The court stated that section 47 excludes the transfer of capital assets in a scheme of amalgamation from the purview of capital gains.
In the present case, the respondent or the assessee was being amalgated with M/s Valere Power India Limited in terms of a Scheme of Amalgamation, which came to be sanctioned by the said Court on 05.02.2014.
Therefore, the Assessment Officer had added a sum for an amount of Rs. 6,17,30,352 on account of the disallowance of depreciation on the goodwill that was being created as a result of amalgamation.
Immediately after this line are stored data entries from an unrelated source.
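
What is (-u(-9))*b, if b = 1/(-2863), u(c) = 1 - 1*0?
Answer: 1/2863 ≈ 0.00034928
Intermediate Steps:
u(c) = 1 (u(c) = 1 + 0 = 1)
b = -1/2863 ≈ -0.00034928
(-u(-9))*b = -1*1*(-1/2863) = -1*(-1/2863) = 1/2863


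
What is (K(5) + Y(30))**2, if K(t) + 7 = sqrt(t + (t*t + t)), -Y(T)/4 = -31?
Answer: (117 + sqrt(35))**2 ≈ 15108.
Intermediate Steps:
Y(T) = 124 (Y(T) = -4*(-31) = 124)
K(t) = -7 + sqrt(t**2 + 2*t) (K(t) = -7 + sqrt(t + (t*t + t)) = -7 + sqrt(t + (t**2 + t)) = -7 + sqrt(t + (t + t**2)) = -7 + sqrt(t**2 + 2*t))
(K(5) + Y(30))**2 = ((-7 + sqrt(5*(2 + 5))) + 124)**2 = ((-7 + sqrt(5*7)) + 124)**2 = ((-7 + sqrt(35)) + 124)**2 = (117 + sqrt(35))**2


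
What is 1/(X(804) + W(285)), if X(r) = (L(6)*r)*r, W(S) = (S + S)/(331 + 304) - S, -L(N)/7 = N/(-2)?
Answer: 127/1723955391 ≈ 7.3668e-8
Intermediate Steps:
L(N) = 7*N/2 (L(N) = -7*N/(-2) = -7*N*(-1)/2 = -(-7)*N/2 = 7*N/2)
W(S) = -633*S/635 (W(S) = (2*S)/635 - S = (2*S)*(1/635) - S = 2*S/635 - S = -633*S/635)
X(r) = 21*r² (X(r) = (((7/2)*6)*r)*r = (21*r)*r = 21*r²)
1/(X(804) + W(285)) = 1/(21*804² - 633/635*285) = 1/(21*646416 - 36081/127) = 1/(13574736 - 36081/127) = 1/(1723955391/127) = 127/1723955391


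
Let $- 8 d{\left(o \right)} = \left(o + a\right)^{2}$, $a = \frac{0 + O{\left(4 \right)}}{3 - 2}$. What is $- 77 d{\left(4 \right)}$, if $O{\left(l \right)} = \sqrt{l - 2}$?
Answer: $\frac{693}{4} + 77 \sqrt{2} \approx 282.14$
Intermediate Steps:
$O{\left(l \right)} = \sqrt{-2 + l}$
$a = \sqrt{2}$ ($a = \frac{0 + \sqrt{-2 + 4}}{3 - 2} = \frac{0 + \sqrt{2}}{1} = \sqrt{2} \cdot 1 = \sqrt{2} \approx 1.4142$)
$d{\left(o \right)} = - \frac{\left(o + \sqrt{2}\right)^{2}}{8}$
$- 77 d{\left(4 \right)} = - 77 \left(- \frac{\left(4 + \sqrt{2}\right)^{2}}{8}\right) = \frac{77 \left(4 + \sqrt{2}\right)^{2}}{8}$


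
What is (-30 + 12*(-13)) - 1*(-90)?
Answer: -96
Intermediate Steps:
(-30 + 12*(-13)) - 1*(-90) = (-30 - 156) + 90 = -186 + 90 = -96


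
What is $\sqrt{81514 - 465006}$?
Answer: $2 i \sqrt{95873} \approx 619.27 i$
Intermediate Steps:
$\sqrt{81514 - 465006} = \sqrt{-383492} = 2 i \sqrt{95873}$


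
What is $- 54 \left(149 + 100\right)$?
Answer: $-13446$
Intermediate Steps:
$- 54 \left(149 + 100\right) = \left(-54\right) 249 = -13446$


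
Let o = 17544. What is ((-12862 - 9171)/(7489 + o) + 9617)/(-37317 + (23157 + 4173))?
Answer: -240720328/250004571 ≈ -0.96286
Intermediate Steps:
((-12862 - 9171)/(7489 + o) + 9617)/(-37317 + (23157 + 4173)) = ((-12862 - 9171)/(7489 + 17544) + 9617)/(-37317 + (23157 + 4173)) = (-22033/25033 + 9617)/(-37317 + 27330) = (-22033*1/25033 + 9617)/(-9987) = (-22033/25033 + 9617)*(-1/9987) = (240720328/25033)*(-1/9987) = -240720328/250004571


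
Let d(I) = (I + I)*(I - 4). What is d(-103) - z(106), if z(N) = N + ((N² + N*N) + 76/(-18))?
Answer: -4786/9 ≈ -531.78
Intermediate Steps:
d(I) = 2*I*(-4 + I) (d(I) = (2*I)*(-4 + I) = 2*I*(-4 + I))
z(N) = -38/9 + N + 2*N² (z(N) = N + ((N² + N²) + 76*(-1/18)) = N + (2*N² - 38/9) = N + (-38/9 + 2*N²) = -38/9 + N + 2*N²)
d(-103) - z(106) = 2*(-103)*(-4 - 103) - (-38/9 + 106 + 2*106²) = 2*(-103)*(-107) - (-38/9 + 106 + 2*11236) = 22042 - (-38/9 + 106 + 22472) = 22042 - 1*203164/9 = 22042 - 203164/9 = -4786/9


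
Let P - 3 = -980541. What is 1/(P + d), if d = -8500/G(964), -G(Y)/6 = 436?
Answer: -654/641269727 ≈ -1.0199e-6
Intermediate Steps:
P = -980538 (P = 3 - 980541 = -980538)
G(Y) = -2616 (G(Y) = -6*436 = -2616)
d = 2125/654 (d = -8500/(-2616) = -8500*(-1/2616) = 2125/654 ≈ 3.2492)
1/(P + d) = 1/(-980538 + 2125/654) = 1/(-641269727/654) = -654/641269727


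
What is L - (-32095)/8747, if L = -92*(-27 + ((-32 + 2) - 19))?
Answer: 61191119/8747 ≈ 6995.7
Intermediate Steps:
L = 6992 (L = -92*(-27 + (-30 - 19)) = -92*(-27 - 49) = -92*(-76) = 6992)
L - (-32095)/8747 = 6992 - (-32095)/8747 = 6992 - 1*(-32095/8747) = 6992 + 32095/8747 = 61191119/8747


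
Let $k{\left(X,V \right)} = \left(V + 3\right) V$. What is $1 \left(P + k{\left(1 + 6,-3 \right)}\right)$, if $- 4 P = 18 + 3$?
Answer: $- \frac{21}{4} \approx -5.25$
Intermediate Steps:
$P = - \frac{21}{4}$ ($P = - \frac{18 + 3}{4} = \left(- \frac{1}{4}\right) 21 = - \frac{21}{4} \approx -5.25$)
$k{\left(X,V \right)} = V \left(3 + V\right)$ ($k{\left(X,V \right)} = \left(3 + V\right) V = V \left(3 + V\right)$)
$1 \left(P + k{\left(1 + 6,-3 \right)}\right) = 1 \left(- \frac{21}{4} - 3 \left(3 - 3\right)\right) = 1 \left(- \frac{21}{4} - 0\right) = 1 \left(- \frac{21}{4} + 0\right) = 1 \left(- \frac{21}{4}\right) = - \frac{21}{4}$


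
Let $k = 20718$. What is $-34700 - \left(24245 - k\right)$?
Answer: $-38227$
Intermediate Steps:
$-34700 - \left(24245 - k\right) = -34700 - \left(24245 - 20718\right) = -34700 - 3527 = -38227$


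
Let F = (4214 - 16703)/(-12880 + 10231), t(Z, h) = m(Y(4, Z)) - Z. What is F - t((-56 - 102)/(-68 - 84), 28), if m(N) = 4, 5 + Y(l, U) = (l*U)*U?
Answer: 117713/67108 ≈ 1.7541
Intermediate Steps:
Y(l, U) = -5 + l*U² (Y(l, U) = -5 + (l*U)*U = -5 + (U*l)*U = -5 + l*U²)
t(Z, h) = 4 - Z
F = 4163/883 (F = -12489/(-2649) = -12489*(-1/2649) = 4163/883 ≈ 4.7146)
F - t((-56 - 102)/(-68 - 84), 28) = 4163/883 - (4 - (-56 - 102)/(-68 - 84)) = 4163/883 - (4 - (-158)/(-152)) = 4163/883 - (4 - (-158)*(-1)/152) = 4163/883 - (4 - 1*79/76) = 4163/883 - (4 - 79/76) = 4163/883 - 1*225/76 = 4163/883 - 225/76 = 117713/67108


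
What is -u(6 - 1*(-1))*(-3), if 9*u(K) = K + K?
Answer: 14/3 ≈ 4.6667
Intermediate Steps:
u(K) = 2*K/9 (u(K) = (K + K)/9 = (2*K)/9 = 2*K/9)
-u(6 - 1*(-1))*(-3) = -2*(6 - 1*(-1))/9*(-3) = -2*(6 + 1)/9*(-3) = -2*7/9*(-3) = -1*14/9*(-3) = -14/9*(-3) = 14/3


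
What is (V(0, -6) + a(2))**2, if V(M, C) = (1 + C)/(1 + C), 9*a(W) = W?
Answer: 121/81 ≈ 1.4938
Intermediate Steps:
a(W) = W/9
V(M, C) = 1
(V(0, -6) + a(2))**2 = (1 + (1/9)*2)**2 = (1 + 2/9)**2 = (11/9)**2 = 121/81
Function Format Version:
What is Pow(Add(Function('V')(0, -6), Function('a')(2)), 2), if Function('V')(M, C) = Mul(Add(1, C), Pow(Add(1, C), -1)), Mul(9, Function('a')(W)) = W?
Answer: Rational(121, 81) ≈ 1.4938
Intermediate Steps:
Function('a')(W) = Mul(Rational(1, 9), W)
Function('V')(M, C) = 1
Pow(Add(Function('V')(0, -6), Function('a')(2)), 2) = Pow(Add(1, Mul(Rational(1, 9), 2)), 2) = Pow(Add(1, Rational(2, 9)), 2) = Pow(Rational(11, 9), 2) = Rational(121, 81)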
On the other hand, the respondent has preferred an appeal before the CIT, Appeals. It has been found in the CIT, Appeals that since the goodwill had come to be created by virtue of the merger in terms of the Scheme approved by the Court, depreciation on goodwill was correctly been claimed by the assessee.
Further, the appellant or the department challenged the order passed by CIT (A) before the ITAT. It has been held by the ITAT that the goodwill, being the non-tangible asset, is being eligible for depreciation under Section 32 of the Income Tax Act.
It has also been referred by the department the definition of ‘cost of acquisition’ as spelt out under section 55(2). Therefore, the Section 55(2) had defined the expression, the ‘cost of acquisition’ to also include the goodwill of a business or profession, the trademark or the brand name which is associated with the business or profession, or any other intangible asset.
The appellant in the case also seek reply upon section 49 and more particularly Section 49(1)(e).
The court in the case while rejecting the contentions raised by the department held that the transfer made in terms of a scheme of amalgamation that is sanctioned is accomplished by operation of law as opposed to an act of parties.
Accordingly, the court ruled that the goodwill is an intangible asset on which depreciation can clearly be claimed as it has been stated in terms of Section 32(1).